The economies of Uganda and Rwanda have survived much of the trouble of the Eurozone crisis, but Tanzania has not been that lucky, according to a new report.
The report titled, “Shock Watch Bulletin: Monitoring the impact of the Eurozone crisis, China/India Slowdown, and energy price shocks on lower-income countries,” shows that Tanzania faces the highest exposure to economic troubles in the Eurozone and slower growth in China, while Uganda and Rwanda are the least exposed among the East African Community (EAC) states.

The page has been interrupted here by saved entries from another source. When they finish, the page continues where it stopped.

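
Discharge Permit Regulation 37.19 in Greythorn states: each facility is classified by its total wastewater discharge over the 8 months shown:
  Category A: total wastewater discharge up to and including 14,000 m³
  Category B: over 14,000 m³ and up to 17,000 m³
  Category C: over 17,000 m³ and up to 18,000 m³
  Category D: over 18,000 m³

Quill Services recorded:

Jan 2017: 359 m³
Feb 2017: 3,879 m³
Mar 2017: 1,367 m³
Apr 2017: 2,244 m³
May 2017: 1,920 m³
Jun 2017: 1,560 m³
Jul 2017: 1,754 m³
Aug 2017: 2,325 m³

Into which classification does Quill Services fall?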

Published by the London-based Overseas Development Institute, it notes that Uganda and Rwanda bear low exposure to external risks due to limited trade with Eurozone economies and much of Asia.

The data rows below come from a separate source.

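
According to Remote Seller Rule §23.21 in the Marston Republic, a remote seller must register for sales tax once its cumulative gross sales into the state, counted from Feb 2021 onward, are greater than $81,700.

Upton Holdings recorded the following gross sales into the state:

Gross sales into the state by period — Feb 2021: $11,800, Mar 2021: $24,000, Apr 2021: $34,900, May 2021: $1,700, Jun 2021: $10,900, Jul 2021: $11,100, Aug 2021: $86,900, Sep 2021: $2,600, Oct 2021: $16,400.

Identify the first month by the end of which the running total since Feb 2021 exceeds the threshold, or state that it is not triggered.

Jun 2021

Through Feb 2021: $11,800
Through Mar 2021: $35,800
Through Apr 2021: $70,700
Through May 2021: $72,400
Through Jun 2021: $83,300 ← exceeds threshold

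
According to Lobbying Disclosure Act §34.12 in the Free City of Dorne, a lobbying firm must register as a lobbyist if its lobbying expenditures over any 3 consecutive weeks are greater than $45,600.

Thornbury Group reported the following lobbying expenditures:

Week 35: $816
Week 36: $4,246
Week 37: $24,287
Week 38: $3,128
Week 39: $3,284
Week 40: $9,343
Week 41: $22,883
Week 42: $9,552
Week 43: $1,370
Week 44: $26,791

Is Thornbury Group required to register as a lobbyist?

Week 35–Week 37: $816 + $4,246 + $24,287 = $29,349 (under)
Week 36–Week 38: $4,246 + $24,287 + $3,128 = $31,661 (under)
Week 37–Week 39: $24,287 + $3,128 + $3,284 = $30,699 (under)
Week 38–Week 40: $3,128 + $3,284 + $9,343 = $15,755 (under)
Week 39–Week 41: $3,284 + $9,343 + $22,883 = $35,510 (under)
Week 40–Week 42: $9,343 + $22,883 + $9,552 = $41,778 (under)
Week 41–Week 43: $22,883 + $9,552 + $1,370 = $33,805 (under)
Week 42–Week 44: $9,552 + $1,370 + $26,791 = $37,713 (under)
No window exceeds $45,600.

No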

Fairly healthy reserves and external debt portfolios also influenced Uganda and Rwanda’s positive rating, according to the report. “Considerable exports of precious metals like gold and diamond to European markets and high revenues from tourism are a big contributor to Tanzania’s economy but could harm its growth prospects at a time of economic decline in Europe,” the report notes.
“This, combined with rising trade with China, backed by mineral products, has rendered Tanzania most prone to external economic and financial shocks”.
Statistics from the report indicate that Tanzania’s exports rose by 13 per cent to $7.99bn in 2011. External trade and financial risks highlighted in the report also raise questions about the role of risk monitoring tools in the region’s financial and trade sectors.